ルーラでポルトリンクへ来ると、トロデはまたいつものように外で待っててもらうことになった。
「で、どうするでがすか?」
「……レイフェリオ、どうするの?」
知ってて聞くなと言いたいのをレイフェリオはこらえた。ふぅ、と息を吐き心を落ち着かせる。
「西の大陸に行くなら船は必要ない」
「どういうことだ?」
「……ククールには言ってなかったけど、俺はサザンビークの出身なんだ。
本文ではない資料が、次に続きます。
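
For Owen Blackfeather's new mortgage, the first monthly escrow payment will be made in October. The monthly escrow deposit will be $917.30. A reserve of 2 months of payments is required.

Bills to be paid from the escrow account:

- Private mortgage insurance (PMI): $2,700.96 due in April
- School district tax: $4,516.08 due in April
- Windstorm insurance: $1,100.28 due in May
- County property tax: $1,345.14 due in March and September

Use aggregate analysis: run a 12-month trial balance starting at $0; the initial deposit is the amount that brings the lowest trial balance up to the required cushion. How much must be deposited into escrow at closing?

$4,158.66

Cushion = 2 × $917.30 = $1,834.60
Trial balance (start $0, +$917.30 each month, − disbursements):
  Oct: +$917.30 → $917.30
  Nov: +$917.30 → $1,834.60
  Dec: +$917.30 → $2,751.90
  Jan: +$917.30 → $3,669.20
  Feb: +$917.30 → $4,586.50
  Mar: +$917.30 − $1,345.14 → $4,158.66
  Apr: +$917.30 − $7,217.04 → -$2,141.08
  May: +$917.30 − $1,100.28 → -$2,324.06
  Jun: +$917.30 → -$1,406.76
  Jul: +$917.30 → -$489.46
  Aug: +$917.30 → $427.84
  Sep: +$917.30 − $1,345.14 → $0.00
Lowest trial balance = -$2,324.06 (May)
Initial deposit = cushion − low point = $1,834.60 − (-$2,324.06) = $4,158.66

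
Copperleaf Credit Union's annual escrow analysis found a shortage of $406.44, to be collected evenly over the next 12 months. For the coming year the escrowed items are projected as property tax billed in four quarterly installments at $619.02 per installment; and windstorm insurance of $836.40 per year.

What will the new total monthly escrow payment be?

Property tax — $619.02 × 4 = $2,476.08
Windstorm insurance — $836.40
Annual escrow total = $3,312.48
Per month = $3,312.48 / 12 = $276.04
Shortage spread = $406.44 / 12 = $33.87/mo
New monthly escrow = $276.04 + $33.87 = $309.91

$309.91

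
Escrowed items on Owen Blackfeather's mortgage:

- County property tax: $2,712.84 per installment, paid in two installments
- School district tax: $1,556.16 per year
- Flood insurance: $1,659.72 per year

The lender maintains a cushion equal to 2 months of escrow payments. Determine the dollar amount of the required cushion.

$1,440.26

County property tax: $2,712.84 × 2 = $5,425.68/yr
School district tax: $1,556.16/yr
Flood insurance: $1,659.72/yr
Annual escrow total = $5,425.68 + $1,556.16 + $1,659.72 = $8,641.56
Monthly = $8,641.56 ÷ 12 = $720.13
Required cushion = 2 × $720.13 = $1,440.26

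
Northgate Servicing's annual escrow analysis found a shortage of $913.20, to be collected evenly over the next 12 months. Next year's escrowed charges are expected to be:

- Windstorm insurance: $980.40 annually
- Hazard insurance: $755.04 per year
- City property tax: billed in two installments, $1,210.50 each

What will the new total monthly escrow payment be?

$422.47

Windstorm insurance: $980.40 per year
Hazard insurance: $755.04 per year
City property tax: $1,210.50 × 2 = $2,421.00 per year
Combined annual = $980.40 + $755.04 + $2,421.00 = $4,156.44
Monthly escrow = $4,156.44 / 12 = $346.37
Shortage per month = $913.20 / 12 = $76.10
New monthly escrow = $346.37 + $76.10 = $422.47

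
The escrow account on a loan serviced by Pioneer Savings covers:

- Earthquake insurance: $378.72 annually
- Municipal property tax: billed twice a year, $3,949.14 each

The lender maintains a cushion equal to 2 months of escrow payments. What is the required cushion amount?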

だから、あの大陸にはルーラで行ける」
「そういや兄貴はサザンビークから旅をしていたんでがしたね」
「あぁ」
サザンビークと何度か訪れたことがあるベルガラックにはそのままいつでも行ける。
問題はドルマゲスが大陸のどこへ向かったかだ。
「……ポルトリンクから真っ直ぐに西へ向かったのだとすれば方角から察するにベルガラックだろう」
「ということは次の目的地はベルガラックになるのか?」
「そうだな」
直ぐに向かえるならばわざわざ船を用意する必要はない、という事で明日の朝ベルガラックへ向かうことになった。
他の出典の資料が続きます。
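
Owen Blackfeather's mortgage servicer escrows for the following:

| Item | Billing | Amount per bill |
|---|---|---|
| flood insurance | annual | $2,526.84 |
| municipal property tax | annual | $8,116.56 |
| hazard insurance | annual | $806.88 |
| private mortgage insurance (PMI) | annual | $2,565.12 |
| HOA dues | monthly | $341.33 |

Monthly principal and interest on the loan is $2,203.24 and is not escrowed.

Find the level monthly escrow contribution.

$1,509.28

Flood insurance — $2,526.84
Municipal property tax — $8,116.56
Hazard insurance — $806.88
Private mortgage insurance (PMI) — $2,565.12
HOA dues — $341.33 × 12 = $4,095.96
Total per year = $18,111.36
Monthly escrow = $18,111.36 / 12 = $1,509.28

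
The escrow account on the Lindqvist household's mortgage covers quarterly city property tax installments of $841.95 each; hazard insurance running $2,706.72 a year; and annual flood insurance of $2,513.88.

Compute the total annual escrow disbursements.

$8,588.40

City property tax: $841.95 × 4 = $3,367.80 per year
Hazard insurance: $2,706.72 per year
Flood insurance: $2,513.88 per year
Total annual escrow = $3,367.80 + $2,706.72 + $2,513.88 = $8,588.40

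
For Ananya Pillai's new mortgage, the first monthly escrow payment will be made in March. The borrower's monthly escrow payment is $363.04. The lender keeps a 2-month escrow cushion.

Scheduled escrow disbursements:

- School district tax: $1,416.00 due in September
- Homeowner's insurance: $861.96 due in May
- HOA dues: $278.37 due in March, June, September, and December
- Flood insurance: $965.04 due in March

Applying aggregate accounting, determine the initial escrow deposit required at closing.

Cushion = 2 × $363.04 = $726.08
Trial balance (start $0, +$363.04 each month, − disbursements):
  Mar: +$363.04 − $1,243.41 → -$880.37
  Apr: +$363.04 → -$517.33
  May: +$363.04 − $861.96 → -$1,016.25
  Jun: +$363.04 − $278.37 → -$931.58
  Jul: +$363.04 → -$568.54
  Aug: +$363.04 → -$205.50
  Sep: +$363.04 − $1,694.37 → -$1,536.83
  Oct: +$363.04 → -$1,173.79
  Nov: +$363.04 → -$810.75
  Dec: +$363.04 − $278.37 → -$726.08
  Jan: +$363.04 → -$363.04
  Feb: +$363.04 → $0.00
Lowest trial balance = -$1,536.83 (Sep)
Initial deposit = cushion − low point = $726.08 − (-$1,536.83) = $2,262.91

$2,262.91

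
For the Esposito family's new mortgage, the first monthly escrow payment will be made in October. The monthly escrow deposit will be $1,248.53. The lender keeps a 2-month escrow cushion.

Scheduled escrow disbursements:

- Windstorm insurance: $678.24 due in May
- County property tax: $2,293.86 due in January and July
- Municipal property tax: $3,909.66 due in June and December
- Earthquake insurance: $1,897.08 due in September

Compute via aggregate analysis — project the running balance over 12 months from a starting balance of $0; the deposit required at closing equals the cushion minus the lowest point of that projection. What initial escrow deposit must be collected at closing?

$3,706.46

Cushion = 2 × $1,248.53 = $2,497.06
Trial balance (start $0, +$1,248.53 each month, − disbursements):
  Oct: +$1,248.53 → $1,248.53
  Nov: +$1,248.53 → $2,497.06
  Dec: +$1,248.53 − $3,909.66 → -$164.07
  Jan: +$1,248.53 − $2,293.86 → -$1,209.40
  Feb: +$1,248.53 → $39.13
  Mar: +$1,248.53 → $1,287.66
  Apr: +$1,248.53 → $2,536.19
  May: +$1,248.53 − $678.24 → $3,106.48
  Jun: +$1,248.53 − $3,909.66 → $445.35
  Jul: +$1,248.53 − $2,293.86 → -$599.98
  Aug: +$1,248.53 → $648.55
  Sep: +$1,248.53 − $1,897.08 → $0.00
Lowest trial balance = -$1,209.40 (Jan)
Initial deposit = cushion − low point = $2,497.06 − (-$1,209.40) = $3,706.46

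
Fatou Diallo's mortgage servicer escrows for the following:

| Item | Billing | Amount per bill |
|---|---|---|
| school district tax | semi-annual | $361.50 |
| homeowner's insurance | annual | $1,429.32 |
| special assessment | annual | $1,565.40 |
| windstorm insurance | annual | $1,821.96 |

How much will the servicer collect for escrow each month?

School district tax: $361.50 × 2 = $723.00
Homeowner's insurance: $1,429.32
Special assessment: $1,565.40
Windstorm insurance: $1,821.96
Total annual escrow = $723.00 + $1,429.32 + $1,565.40 + $1,821.96 = $5,539.68
Monthly = $5,539.68 ÷ 12 = $461.64

$461.64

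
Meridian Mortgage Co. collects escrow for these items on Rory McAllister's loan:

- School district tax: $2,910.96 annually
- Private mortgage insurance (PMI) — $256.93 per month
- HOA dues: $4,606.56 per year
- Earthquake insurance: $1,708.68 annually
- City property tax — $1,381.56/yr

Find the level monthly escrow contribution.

School district tax — $2,910.96/yr
Private mortgage insurance (PMI) — $256.93 × 12 = $3,083.16/yr
HOA dues — $4,606.56/yr
Earthquake insurance — $1,708.68/yr
City property tax — $1,381.56/yr
Yearly total = $2,910.96 + $3,083.16 + $4,606.56 + $1,708.68 + $1,381.56 = $13,690.92
Monthly = $13,690.92 ÷ 12 = $1,140.91

$1,140.91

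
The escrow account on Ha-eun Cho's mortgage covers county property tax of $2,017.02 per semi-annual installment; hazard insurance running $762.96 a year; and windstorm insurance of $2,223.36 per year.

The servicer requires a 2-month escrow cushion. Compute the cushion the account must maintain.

County property tax — $2,017.02 × 2 = $4,034.04/yr
Hazard insurance — $762.96/yr
Windstorm insurance — $2,223.36/yr
Combined annual = $4,034.04 + $762.96 + $2,223.36 = $7,020.36
Base monthly escrow = $7,020.36 / 12 = $585.03
Cushion = 2 × $585.03 = $1,170.06

$1,170.06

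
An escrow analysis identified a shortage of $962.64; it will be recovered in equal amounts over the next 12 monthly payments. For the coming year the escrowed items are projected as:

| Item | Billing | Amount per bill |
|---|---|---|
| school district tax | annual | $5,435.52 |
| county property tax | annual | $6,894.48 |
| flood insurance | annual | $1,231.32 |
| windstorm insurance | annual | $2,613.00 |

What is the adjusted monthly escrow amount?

School district tax = $5,435.52
County property tax = $6,894.48
Flood insurance = $1,231.32
Windstorm insurance = $2,613.00
Total per year = $5,435.52 + $6,894.48 + $1,231.32 + $2,613.00 = $16,174.32
Monthly = $16,174.32 ÷ 12 = $1,347.86
Shortage spread = $962.64 / 12 = $80.22/mo
New monthly escrow = $1,347.86 + $80.22 = $1,428.08

$1,428.08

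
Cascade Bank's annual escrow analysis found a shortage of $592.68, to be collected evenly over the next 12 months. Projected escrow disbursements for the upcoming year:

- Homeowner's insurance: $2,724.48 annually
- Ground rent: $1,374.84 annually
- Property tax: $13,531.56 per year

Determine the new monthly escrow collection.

Homeowner's insurance = $2,724.48 annually
Ground rent = $1,374.84 annually
Property tax = $13,531.56 annually
Total per year = $17,630.88
Monthly escrow = $17,630.88 ÷ 12 = $1,469.24
Shortage spread = $592.68 ÷ 12 = $49.39/mo
New monthly escrow = $1,469.24 + $49.39 = $1,518.63

$1,518.63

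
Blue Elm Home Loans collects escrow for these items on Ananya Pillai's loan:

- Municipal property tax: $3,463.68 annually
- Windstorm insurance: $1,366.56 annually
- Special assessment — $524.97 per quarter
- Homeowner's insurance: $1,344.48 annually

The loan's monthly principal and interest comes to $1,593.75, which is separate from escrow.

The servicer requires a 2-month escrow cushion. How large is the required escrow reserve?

$1,379.10

Municipal property tax: $3,463.68
Windstorm insurance: $1,366.56
Special assessment: $524.97 × 4 = $2,099.88
Homeowner's insurance: $1,344.48
Total annual escrow = $8,274.60
Monthly escrow = $8,274.60 ÷ 12 = $689.55
Reserve = 2 × $689.55 = $1,379.10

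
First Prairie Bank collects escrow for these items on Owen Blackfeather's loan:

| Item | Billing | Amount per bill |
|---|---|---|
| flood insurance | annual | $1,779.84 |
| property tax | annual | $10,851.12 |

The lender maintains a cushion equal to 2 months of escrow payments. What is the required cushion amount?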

夜はもう遅い、このまま就寝することになり各々がベッドに入った。
「……」
だが、レイフェリオは妙に目が冴えてしまい眠れなかった。
皆が寝静まっているのを確認すると、宿屋の外にでる。町は深夜ということもあり流石に静かだった。
波の音に誘われるように、そのまま港へと足を向ける。
防波堤に打ち付ける波が、リズムを刻む。故郷は海に近くなかったため、それほど身近にあるものではなかった。
サザンビークは山と川に囲まれた国。海を見たことがないわけではなかったが、一人で見たのはこの旅が初めてだ。
「……ベルガラックでドルマゲスに追い付けるか」
ドルマゲスが渡ったであろう西の海を見る。
船でもなく歩いて渡ったという人成らざる事象で西へ向かった奴が、既に目的を完了している可能性もあるだろう。
「キュッ?」
「どうした、トーポ?」
レイフェリオのポケットから顔を出すと、そのまま腕を伝い肩までやってくる。
「キュッキュッ」
「……平気さ。心配しなくても、俺は大丈夫だよ」
「キュイ?」
「ありがとう」
地平線から徐々に明るくなる海を、トーポと共に見つめていた。